We all laughed. Even Adrian.
“Anyway, come here,” Michael said, waving him over. “I got somethin’ to tell you guys.”
Adrian closed his sketchbook, tucked it under one arm, and joined us on one of the headless statues.
Scott dug a can of Jolt from his backpack, popped the tab, downed a mouthful, and then passed it over to Peter.
“So I’m in detention with Tommy Orent,” Michael said. “We got to talking about the Piper and everything that’s been going on around town—”
“You didn’t tell him about the locket, did you?” Adrian said.
“Heck, no. Am I an idiot?”
“Well . . . ,” both Peter and I said at the same time. Michael kicked the can of Jolt out of Peter’s hand, which set Peter laughing.
“You guys wanna hear what I gotta say or what?”
“Go ahead,” Scott said, though he was smirking.

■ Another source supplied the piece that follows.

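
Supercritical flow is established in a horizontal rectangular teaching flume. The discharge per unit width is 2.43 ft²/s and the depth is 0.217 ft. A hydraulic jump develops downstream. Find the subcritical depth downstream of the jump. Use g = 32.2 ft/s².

V₁ = q/y₁ = 2.43/0.217 = 11.2 ft/s. Fr₁ = V₁/√(g·y₁) = 11.2/√(32.2×0.217) = 4.24.
Conjugate-depth relation: y₂/y₁ = ½[√(1 + 8Fr₁²) − 1] = ½[√144.6 − 1] = 5.51.
y₂ = 5.51 × 0.217 = 1.20 ft.

y₂ = 1.20 ft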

“So we get talking about the missing kids, and Tommy, he says, hey, you wanna hear something f*cked up? And you know I always wanna hear something f*cked up, so I say sure. He says he was friends with a kid from Glenrock named Jason Hughes. Mostly he said he just used Hughes for cigarettes, since Hughes had a fake ID and would buy cartons of smokes down at Lucky’s and sell ’em to his friends.”

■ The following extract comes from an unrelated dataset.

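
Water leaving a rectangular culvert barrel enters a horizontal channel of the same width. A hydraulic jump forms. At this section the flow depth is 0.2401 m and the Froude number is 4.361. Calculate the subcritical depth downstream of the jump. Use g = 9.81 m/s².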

Lucky’s was a sundries shop not far from the city limits, where Harting Farms ended and the depressive blue-collar community of Glenrock began. There were a few bars in that area, too, renown for attracting the lowest common denominators from Glenrock’s working class.
“Well, anyway, Orent says this kid Hughes took his money but never showed up with the smokes. This was back in June of last year, right? Orent figured Hughes would turn up eventually, and he wasn’t too pissed at first. But then he heard that Hughes had run away from home and he owed a bunch of other guys money, so Orent said he got real pissed. He thought Hughes had dicked him over.”
Scott said, “No shit. I’d be pissed, too.”
Michael nodded. “But when those kids went missing in the fall, Orent says he started to wonder if Hughes really ran away. Like, maybe something bad happened to him.”
“How come this Hughes kid’s name hasn’t been in the papers with all the others?” I said.
“Don’t you pay attention? This was months before the Demorest kid disappeared, so no one was talking about the Piper yet, and everyone, including Hughes’s parents, figured he ran away, which he’d done a bunch of times before.”
“That would mean the Piper was in Glenrock before coming here,” Peter said.
“Or maybe the Piper got him when he was here in town,” I offered.
Michael shrugged. “I don’t know what the f*ck it means, but it’s something, isn’t it?”
“How can we find out more about him?” Adrian asked.
Michael shrugged again.
“We can look him up in the newspapers,” Scott added. To Michael, he said, “You said this happened last June?”